Из этих слов было ясно – бедняга Хэмиш не подозревал, что две ночи и день прошли с той минуты, как он осушил роковую чашу, и теперь Элспет предстояло справиться с задачей, почти столь же, думалось ей, опасной, как и тягостной, – признаться сыну в том, что она содеяла.
–Прости меня, сын мой, – начала она, подойдя к Хэмишу, взяв его руку и глядя на него с таким боязливым почтением, какое, быть может, не всегда выказывала его отцу, даже когда тот гневался.

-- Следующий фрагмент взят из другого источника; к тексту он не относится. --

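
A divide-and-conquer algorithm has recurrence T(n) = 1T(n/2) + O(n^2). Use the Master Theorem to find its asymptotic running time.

Master Theorem for T(n) = 1T(n/2) + O(n^2):

a = 1, b = 2, c = 2
log_b(a) = log_2(1) = 0.0000

Case 3: c = 2 > log_2(1) = 0.0000
T(n) = O(n^2) = O(n^2)

For T(n) = 1T(n/2) + O(n^2): log_2(1) = 0.0000. This is Case 3 of the Master Theorem (c > log_b(a), work dominated by root), giving O(n^2).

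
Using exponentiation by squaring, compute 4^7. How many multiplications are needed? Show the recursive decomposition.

Computing 4^7 by squaring (build up from 4^1; each line after the first costs one multiplication):

4^1 = 4
4^2 = (4^1)^2 = 4^2 = 16
4^3 = 4 * 4^2 = 4 * 16 = 64
4^6 = (4^3)^2 = 64^2 = 4096
4^7 = 4 * 4^6 = 4 * 4096 = 16384

Result: 16384
Multiplications needed: 4 (4 lines after 4^1)

4^7 = 16384. Using exponentiation by squaring, this requires 4 multiplications. The key idea: if the exponent is even, square the half-power; if odd, multiply by the base once.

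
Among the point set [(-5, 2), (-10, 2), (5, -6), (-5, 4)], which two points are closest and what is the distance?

Computing all pairwise distances among 4 points:

d((-5, 2), (-10, 2)) = 5.0
d((-5, 2), (5, -6)) = 12.8062
d((-5, 2), (-5, 4)) = 2.0 <-- minimum
d((-10, 2), (5, -6)) = 17.0
d((-10, 2), (-5, 4)) = 5.3852
d((5, -6), (-5, 4)) = 14.1421

Closest pair: (-5, 2) and (-5, 4) with distance 2.0

The closest pair is (-5, 2) and (-5, 4) with Euclidean distance 2.0. For 4 points, brute-force pairwise comparison is shown above. For large n, the divide-and-conquer algorithm (sort by x, recurse on halves, check the dividing strip) achieves O(n log n).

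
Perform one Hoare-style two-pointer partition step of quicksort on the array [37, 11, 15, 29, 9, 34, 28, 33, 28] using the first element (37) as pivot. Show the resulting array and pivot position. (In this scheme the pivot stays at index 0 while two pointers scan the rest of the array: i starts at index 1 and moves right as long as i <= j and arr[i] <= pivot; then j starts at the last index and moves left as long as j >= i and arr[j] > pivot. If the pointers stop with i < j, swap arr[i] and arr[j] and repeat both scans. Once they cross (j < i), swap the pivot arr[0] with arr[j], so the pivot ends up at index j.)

Hoare-style two-pointer partition with pivot = 37:

Initial array: [37, 11, 15, 29, 9, 34, 28, 33, 28]

Pointers start at i = 1, j = 8.
i ends at 9, j ends at 8: the pointers have crossed (j < i), so scanning stops.

Swap pivot arr[0] with arr[8] to place pivot at position 8: [28, 11, 15, 29, 9, 34, 28, 33, 37]
Pivot position: 8

After partitioning with pivot 37, the array becomes [28, 11, 15, 29, 9, 34, 28, 33, 37]. The pivot is placed at index 8. All elements to the left of the pivot are <= 37, and all elements to the right are > 37.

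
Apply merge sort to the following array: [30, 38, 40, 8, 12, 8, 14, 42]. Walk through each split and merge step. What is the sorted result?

Merge sort trace:

Split: [30, 38, 40, 8, 12, 8, 14, 42] -> [30, 38, 40, 8] and [12, 8, 14, 42]
  Split: [30, 38, 40, 8] -> [30, 38] and [40, 8]
    Split: [30, 38] -> [30] and [38]
    Merge: [30] + [38] -> [30, 38]
    Split: [40, 8] -> [40] and [8]
    Merge: [40] + [8] -> [8, 40]
  Merge: [30, 38] + [8, 40] -> [8, 30, 38, 40]
  Split: [12, 8, 14, 42] -> [12, 8] and [14, 42]
    Split: [12, 8] -> [12] and [8]
    Merge: [12] + [8] -> [8, 12]
    Split: [14, 42] -> [14] and [42]
    Merge: [14] + [42] -> [14, 42]
  Merge: [8, 12] + [14, 42] -> [8, 12, 14, 42]
Merge: [8, 30, 38, 40] + [8, 12, 14, 42] -> [8, 8, 12, 14, 30, 38, 40, 42]

Final sorted array: [8, 8, 12, 14, 30, 38, 40, 42]

The merge sort proceeds by recursively splitting the array and merging sorted halves.
After all merges, the sorted array is [8, 8, 12, 14, 30, 38, 40, 42].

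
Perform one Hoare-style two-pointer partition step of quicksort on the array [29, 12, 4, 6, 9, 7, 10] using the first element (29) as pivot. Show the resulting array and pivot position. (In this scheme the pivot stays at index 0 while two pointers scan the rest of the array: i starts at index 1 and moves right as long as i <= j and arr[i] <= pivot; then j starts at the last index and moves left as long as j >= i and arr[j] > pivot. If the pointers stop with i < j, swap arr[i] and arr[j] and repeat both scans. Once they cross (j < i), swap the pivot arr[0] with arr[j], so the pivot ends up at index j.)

Hoare-style two-pointer partition with pivot = 29:

Initial array: [29, 12, 4, 6, 9, 7, 10]

Pointers start at i = 1, j = 6.
i ends at 7, j ends at 6: the pointers have crossed (j < i), so scanning stops.

Swap pivot arr[0] with arr[6] to place pivot at position 6: [10, 12, 4, 6, 9, 7, 29]
Pivot position: 6

After partitioning with pivot 29, the array becomes [10, 12, 4, 6, 9, 7, 29]. The pivot is placed at index 6. All elements to the left of the pivot are <= 29, and all elements to the right are > 29.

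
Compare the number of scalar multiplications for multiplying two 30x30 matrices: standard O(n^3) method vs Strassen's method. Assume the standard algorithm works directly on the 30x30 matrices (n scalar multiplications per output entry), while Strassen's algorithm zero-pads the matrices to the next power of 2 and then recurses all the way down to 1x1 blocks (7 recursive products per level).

Matrix multiplication for 30x30 matrices:

Strassen's algorithm requires power-of-2 dimensions. Pad 30x30 to 32x32 (next power of 2).

Standard algorithm: 30^3 = 27000 multiplications
Strassen's algorithm: 7^(log2(32)) = 7^5 = 16807 multiplications
Savings: 27000 - 16807 = 10193 multiplications

Standard: 27000 multiplications (30^3). Strassen: 16807 multiplications (7^5, after padding to 32x32). Strassen reduces 8 recursive multiplications to 7 at each level.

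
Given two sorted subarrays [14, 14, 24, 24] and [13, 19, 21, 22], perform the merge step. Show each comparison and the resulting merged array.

Merging process:

Compare 14 vs 13: take 13 from right. Merged: [13]
Compare 14 vs 19: take 14 from left. Merged: [13, 14]
Compare 14 vs 19: take 14 from left. Merged: [13, 14, 14]
Compare 24 vs 19: take 19 from right. Merged: [13, 14, 14, 19]
Compare 24 vs 21: take 21 from right. Merged: [13, 14, 14, 19, 21]
Compare 24 vs 22: take 22 from right. Merged: [13, 14, 14, 19, 21, 22]
Append remaining from left: [24, 24]. Merged: [13, 14, 14, 19, 21, 22, 24, 24]

Final merged array: [13, 14, 14, 19, 21, 22, 24, 24]
Total comparisons: 6

The merged array is [13, 14, 14, 19, 21, 22, 24, 24], requiring 6 comparisons. The merge step runs in O(n) time where n is the total number of elements.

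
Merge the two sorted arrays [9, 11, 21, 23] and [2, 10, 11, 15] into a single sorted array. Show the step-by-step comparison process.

Merging process:

Compare 9 vs 2: take 2 from right. Merged: [2]
Compare 9 vs 10: take 9 from left. Merged: [2, 9]
Compare 11 vs 10: take 10 from right. Merged: [2, 9, 10]
Compare 11 vs 11: take 11 from left. Merged: [2, 9, 10, 11]
Compare 21 vs 11: take 11 from right. Merged: [2, 9, 10, 11, 11]
Compare 21 vs 15: take 15 from right. Merged: [2, 9, 10, 11, 11, 15]
Append remaining from left: [21, 23]. Merged: [2, 9, 10, 11, 11, 15, 21, 23]

Final merged array: [2, 9, 10, 11, 11, 15, 21, 23]
Total comparisons: 6

The merged array is [2, 9, 10, 11, 11, 15, 21, 23], requiring 6 comparisons. The merge step runs in O(n) time where n is the total number of elements.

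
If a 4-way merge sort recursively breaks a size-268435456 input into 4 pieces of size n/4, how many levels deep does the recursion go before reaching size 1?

For divide and conquer with division factor 4:

Problem sizes at each level:
Level 0: 268435456
Level 1: 67108864
Level 2: 16777216
Level 3: 4194304
Level 4: 1048576
Level 5: 262144
Level 6: 65536
Level 7: 16384
Level 8: 4096
Level 9: 1024
Level 10: 256
Level 11: 64
Level 12: 16
Level 13: 4
Level 14: 1

The root is level 0 and the size-1 base case is level 14 (the tree spans levels 0 through 14, i.e. 15 levels counting the root), so the depth is the number of divisions: log_4(268435456) = 14

The recursion tree depth is log_4(268435456) = 14. At each level, the problem size is divided by 4, so it takes 14 divisions to reduce to a base case of size 1. The algorithm makes 4 recursive calls at each level.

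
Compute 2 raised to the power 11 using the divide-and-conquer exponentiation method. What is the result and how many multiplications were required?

Computing 2^11 by squaring (build up from 2^1; each line after the first costs one multiplication):

2^1 = 2
2^2 = (2^1)^2 = 2^2 = 4
2^4 = (2^2)^2 = 4^2 = 16
2^5 = 2 * 2^4 = 2 * 16 = 32
2^10 = (2^5)^2 = 32^2 = 1024
2^11 = 2 * 2^10 = 2 * 1024 = 2048

Result: 2048
Multiplications needed: 5 (5 lines after 2^1)

2^11 = 2048. Using exponentiation by squaring, this requires 5 multiplications. The key idea: if the exponent is even, square the half-power; if odd, multiply by the base once.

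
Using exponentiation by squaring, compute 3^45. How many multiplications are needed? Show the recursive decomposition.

Computing 3^45 by squaring (build up from 3^1; each line after the first costs one multiplication):

3^1 = 3
3^2 = (3^1)^2 = 3^2 = 9
3^4 = (3^2)^2 = 9^2 = 81
3^5 = 3 * 3^4 = 3 * 81 = 243
3^10 = (3^5)^2 = 243^2 = 59049
3^11 = 3 * 3^10 = 3 * 59049 = 177147
3^22 = (3^11)^2 = 177147^2 = 31381059609
3^44 = (3^22)^2 = 31381059609^2 = 984770902183611232881
3^45 = 3 * 3^44 = 3 * 984770902183611232881 = 2954312706550833698643

Result: 2954312706550833698643
Multiplications needed: 8 (8 lines after 3^1)

3^45 = 2954312706550833698643. Using exponentiation by squaring, this requires 8 multiplications. The key idea: if the exponent is even, square the half-power; if odd, multiply by the base once.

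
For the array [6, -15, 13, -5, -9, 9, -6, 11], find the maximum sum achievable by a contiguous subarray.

Using Kadane's algorithm on [6, -15, 13, -5, -9, 9, -6, 11]:

Scanning through the array:
Position 1 (value -15): max_ending_here = -9, max_so_far = 6
Position 2 (value 13): max_ending_here = 13, max_so_far = 13
Position 3 (value -5): max_ending_here = 8, max_so_far = 13
Position 4 (value -9): max_ending_here = -1, max_so_far = 13
Position 5 (value 9): max_ending_here = 9, max_so_far = 13
Position 6 (value -6): max_ending_here = 3, max_so_far = 13
Position 7 (value 11): max_ending_here = 14, max_so_far = 14

Maximum subarray: [9, -6, 11]
Maximum sum: 14

The maximum subarray is [9, -6, 11] with sum 14. This subarray runs from index 5 to index 7.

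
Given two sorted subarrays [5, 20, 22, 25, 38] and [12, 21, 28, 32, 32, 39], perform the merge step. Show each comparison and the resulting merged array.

Merging process:

Compare 5 vs 12: take 5 from left. Merged: [5]
Compare 20 vs 12: take 12 from right. Merged: [5, 12]
Compare 20 vs 21: take 20 from left. Merged: [5, 12, 20]
Compare 22 vs 21: take 21 from right. Merged: [5, 12, 20, 21]
Compare 22 vs 28: take 22 from left. Merged: [5, 12, 20, 21, 22]
Compare 25 vs 28: take 25 from left. Merged: [5, 12, 20, 21, 22, 25]
Compare 38 vs 28: take 28 from right. Merged: [5, 12, 20, 21, 22, 25, 28]
Compare 38 vs 32: take 32 from right. Merged: [5, 12, 20, 21, 22, 25, 28, 32]
Compare 38 vs 32: take 32 from right. Merged: [5, 12, 20, 21, 22, 25, 28, 32, 32]
Compare 38 vs 39: take 38 from left. Merged: [5, 12, 20, 21, 22, 25, 28, 32, 32, 38]
Append remaining from right: [39]. Merged: [5, 12, 20, 21, 22, 25, 28, 32, 32, 38, 39]

Final merged array: [5, 12, 20, 21, 22, 25, 28, 32, 32, 38, 39]
Total comparisons: 10

The merged array is [5, 12, 20, 21, 22, 25, 28, 32, 32, 38, 39], requiring 10 comparisons. The merge step runs in O(n) time where n is the total number of elements.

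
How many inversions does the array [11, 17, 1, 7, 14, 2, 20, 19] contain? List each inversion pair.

Finding inversions in [11, 17, 1, 7, 14, 2, 20, 19]:

(0, 2): arr[0]=11 > arr[2]=1
(0, 3): arr[0]=11 > arr[3]=7
(0, 5): arr[0]=11 > arr[5]=2
(1, 2): arr[1]=17 > arr[2]=1
(1, 3): arr[1]=17 > arr[3]=7
(1, 4): arr[1]=17 > arr[4]=14
(1, 5): arr[1]=17 > arr[5]=2
(3, 5): arr[3]=7 > arr[5]=2
(4, 5): arr[4]=14 > arr[5]=2
(6, 7): arr[6]=20 > arr[7]=19

Total inversions: 10

The array has 10 inversion(s): (0,2), (0,3), (0,5), (1,2), (1,3), (1,4), (1,5), (3,5), (4,5), (6,7). Each pair (i,j) satisfies i < j and arr[i] > arr[j].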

–Простить вас, матушка? В чем ваша вина? – спросил Хэмиш смеясь. – В том, что вы угостили меня слишком крепким напитком, от которого у меня сейчас еще голова трещит, или в том, что вы спрятали мою шапку, чтобы задержать меня еще на миг? Нет, это вы должны меня простить. Дайте мне шапку, и пусть то, что нужно сделать, будет сделано. Дайте мне шапку, или я уйду без нее; уж наверно, я не стану мешкать из‑за такой безделицы – немало лет я ходил с непокрытой головой, перевязав волосы ремешком из оленьей кожи. Хватит шутить, матушка! Дайте мне шапку, или я уйду без нее, дольше медлить нельзя.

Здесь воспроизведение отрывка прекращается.